At 76, the Tony-winning stage and screen actor Frank Langella remains an imposing physical presence with his broad shoulders and booming voice. He’s a natural choice for the addled, self-abdicating title role in Shakespeare’s King Lear, the sort of man who is accustomed to having his every whim obeyed instantly — and whose sudden self-made reversal in fortune leaves him all the more bereft.

In director Angus Jackson’s straightforward and first-rate production, originally mounted at England’s Chichester Festival and playing through Feb. 9 at the Brooklyn Academy of Music’s Harvey Theater, Langella is even more touching in later scenes that capture Lear in a state of wrenching vulnerability. Sitting spread-legged on the floor as he’s reunited with Cordelia, the once-beloved daughter he impulsively disinherited (Isabella Laughland), he moves his feet like windshield wipers as he calls out, ”No, no, no, no! Come, let’s away to prison.” It?s a touching peek at a titan reduced to a childlike state by dementia and hubris.

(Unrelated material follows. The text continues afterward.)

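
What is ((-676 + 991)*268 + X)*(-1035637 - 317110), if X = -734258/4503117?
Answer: -1755119530858078/15369 ≈ -1.1420e+11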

Among the supporting players, the strongest impressions are made by Denis Conway as Gloucester, a Lear loyalist whose eyes are plucked out in defense of his monarch (they are tossed upstage with gruesome and audible relish), and Sebastian Armesto as Gloucester’s son Edgar, who feigns madness as the loinclothed hermit Poor Tom to escape his conniving and lecherous half-brother (Max Bennett, interestingly understated). And if Lear’s Fool seems surprisingly young and vaguely familiar, that’s because Harry Melling is best known as Dudley Dursley in the Harry Potter films.

The physical production is spare but effective. Robert Innes Hopkins’ clever set features an inset puzzle of wooden floor planks in the rough shape of England that lift to become a pool for the climactic rainstorm, which is strikingly lit by lighting designer Peter Mumford. (Hopkins also designed the costumes.)

At times, the stage effects (and Fergus O’Hare’s sound design) threaten to drown out Shakespeare’s memorable lines. But Jackson’s showiest effect is Langella himself, whose occasional flashes of lucidity in the midst of mental decay have their own poetry. Indeed, when he reappears in the final scene half-carrying, half-dragging the slain Cordelia, he stutter-steps to center stage in an almost iambic gait. A?